L’abbiamo seppellita ieri, e da quando il suo povero corpo senza vita è uscito da questa casa, mi sembra di essere sola sulla terra. Si ama la propria madre quasi senza saperlo, senza comprenderlo, perché è naturale come vivere; e avvertiamo la profondità delle radici di tale amore solo al momento della separazione finale. Nessun altro affetto è paragonabile a questo, perché tutti gli altri sono incidentali, mentre questo è innato; tutti gli altri ci vengono portati più tardi dagli eventi della vita, questo invece vive sin dal primo nostro giorno nel nostro stesso sangue. E poi, e poi, non è soltanto una madre che si perde, è tutta la nostra infanzia che scompare per metà, perché la nostra breve vita di bambini apparteneva tanto a lei quanto a noi. Essa soltanto la conosceva come noi, sapeva un’infinità di cose lontane, insignificanti e care, che sono, che erano le dolci prime emozioni del cuore. A lei sola potevo ancora dire: «Ti ricordi, mamma del giorno in cui?… Ti ricordi, mamma, la bambola di porcellana regalatami dalla nonna?» Potevamo sussurrare insieme un lungo e dolce rosario di piccoli e maliziosi ricordi, che nessun altro sulla terra più conosce, tranne me. E dunque morta una parte di me stessa, la parte più vecchia, la migliore. Ho perduto il povero cuore nel quale, la bambina che sono stata, viveva ancora tutta intera. Ora nessuno la conosce più, nessuno si ricorda la piccola Anne, le sue sottane corte, le sue risa e le sue moine.

E verrà un giorno, forse non molto lontano, nel quale a mia volta me ne andrò, lasciando sola al mondo la cara Annette, come oggi mia madre mi ha lasciata. Come tutto ciò è triste, duro, crudele! Eppure non ci pensiamo mai, non guardiamo attorno a noi la morte che prende con sé qualcuno ad ogni istante, come presto prenderà anche noi. Se la considerassimo, se ci pensassimo, se non fossimo distratti, rallegrati e accecati da tutto ciò che ci capita davanti, non potremmo più vivere, perché la visione di questa strage senza fine ci farebbe impazzire.

Sono così affranta, così disperata, che non ho più la forza di far nulla. Penso giorno e notte alla povera mamma, rinchiusa in quella cassa, affondata sotto quella terra, in quel campo, sotto la pioggia, e il cui vecchio volto che baciavo con tanta felicità, non è più che un ripugnante marciume. Oh! che orrore, amico mio, che orrore!

Quando persi mio padre, ero appena sposata, e non provai tutto quello che provo oggi. Sì, compiangetemi, pensate a me, scrivetemi. Ho tanto bisogno di voi adesso!

Anne

 

Parigi, 25 luglio.

Mia povera amica,

il vostro dolore mi fa una pena tremenda.

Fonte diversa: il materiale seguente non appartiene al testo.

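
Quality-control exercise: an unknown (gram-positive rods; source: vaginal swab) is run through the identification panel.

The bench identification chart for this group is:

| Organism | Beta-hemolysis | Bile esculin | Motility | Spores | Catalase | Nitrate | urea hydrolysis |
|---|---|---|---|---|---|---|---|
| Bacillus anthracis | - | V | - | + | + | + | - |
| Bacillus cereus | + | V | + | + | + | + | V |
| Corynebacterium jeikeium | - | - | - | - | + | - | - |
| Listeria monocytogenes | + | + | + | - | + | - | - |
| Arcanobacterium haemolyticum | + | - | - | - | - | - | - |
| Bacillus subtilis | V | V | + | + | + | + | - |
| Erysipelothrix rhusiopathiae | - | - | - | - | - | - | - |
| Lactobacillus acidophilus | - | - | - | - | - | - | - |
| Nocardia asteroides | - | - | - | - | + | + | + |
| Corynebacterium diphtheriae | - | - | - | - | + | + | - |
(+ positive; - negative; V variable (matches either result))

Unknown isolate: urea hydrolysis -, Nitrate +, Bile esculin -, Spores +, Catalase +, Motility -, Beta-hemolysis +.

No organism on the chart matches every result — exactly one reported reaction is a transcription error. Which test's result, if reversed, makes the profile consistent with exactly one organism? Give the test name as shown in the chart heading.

As reported, no row in the chart matches all 7 reactions.
Reversing Motility → 2 organisms match (not unique).
Reversing Bile esculin → still no organism matches.
Reversing Nitrate → still no organism matches.
Reversing Spores → still no organism matches.
Reversing Catalase → still no organism matches.
Reversing urea hydrolysis → still no organism matches.
Reversing Beta-hemolysis (to -) → unique match: Bacillus anthracis.

Beta-hemolysis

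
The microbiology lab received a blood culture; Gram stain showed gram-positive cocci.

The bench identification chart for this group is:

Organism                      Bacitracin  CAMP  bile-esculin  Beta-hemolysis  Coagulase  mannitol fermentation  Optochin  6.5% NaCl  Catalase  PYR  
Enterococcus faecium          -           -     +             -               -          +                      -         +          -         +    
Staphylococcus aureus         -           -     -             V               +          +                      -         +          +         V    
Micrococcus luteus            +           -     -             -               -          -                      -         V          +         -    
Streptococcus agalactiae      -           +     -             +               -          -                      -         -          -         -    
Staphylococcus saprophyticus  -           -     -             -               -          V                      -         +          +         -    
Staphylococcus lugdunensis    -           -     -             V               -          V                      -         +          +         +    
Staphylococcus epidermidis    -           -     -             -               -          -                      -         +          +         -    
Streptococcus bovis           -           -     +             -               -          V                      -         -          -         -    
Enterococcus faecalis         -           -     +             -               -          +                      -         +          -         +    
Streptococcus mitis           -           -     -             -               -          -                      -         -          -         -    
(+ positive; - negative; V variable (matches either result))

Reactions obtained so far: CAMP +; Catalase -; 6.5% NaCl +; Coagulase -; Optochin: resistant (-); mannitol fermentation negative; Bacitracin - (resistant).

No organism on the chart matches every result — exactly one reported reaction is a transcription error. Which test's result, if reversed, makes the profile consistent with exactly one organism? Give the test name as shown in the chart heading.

As reported, no row in the chart matches all 7 reactions.
Reversing mannitol fermentation → still no organism matches.
Reversing Coagulase → still no organism matches.
Reversing CAMP → still no organism matches.
Reversing Bacitracin → still no organism matches.
Reversing 6.5% NaCl (to -) → unique match: Streptococcus agalactiae.
Reversing Optochin → still no organism matches.
Reversing Catalase → still no organism matches.

6.5% NaCl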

Neppure io vedo la vita rosea. Dopo la vostra partenza mi sento perduto, abbandonato, senza appoggio e senza rifugio. Tutto mi affatica, mi annoia e mi irrita. Continuamente penso a voi e alla vostra Annette; vi sento lontane tutte e due mentre avrei tanto bisogno di avervi vicino. È incredibile quanto vi senta lontane e quanto mi manchiate. Mai, neanche nei giorni della mia giovinezza, voi siete stata tutto per me come in questo momento. Da qualche tempo presagivo questa crisi, che deve essere un colpo di sole dell’estate di san Martino. Ciò che provo è addirittura così strano che voglio raccontarvelo. Figuratevi che dalla vostra partenza non posso più passeggiare. In altri tempi e anche durante gli ultimi mesi, mi piaceva molto andarmene tutto solo a vagabondare per le strade, distratto dalle persone e dalle cose, gustando la gioia di vedere e il piacere di andare in giro con passo allegro. Andavo senza sapere dove, per camminare, per respirare, per fantasticare. Adesso non posso più.

Appena scendo per strada, un’angoscia mi opprime, una paura di cieco che ha lasciato andare il suo cane. Divento inquieto proprio come un viaggiatore che ha perduto la traccia del sentiero nel bosco e devo rientrare. Parigi mi sembra vuota, spaventevole, angosciante. Mi domando: «Dove andrò?» Rispondo: «In nessun luogo dato che passeggio.» Ebbene, non posso, non posso più passeggiare senza meta.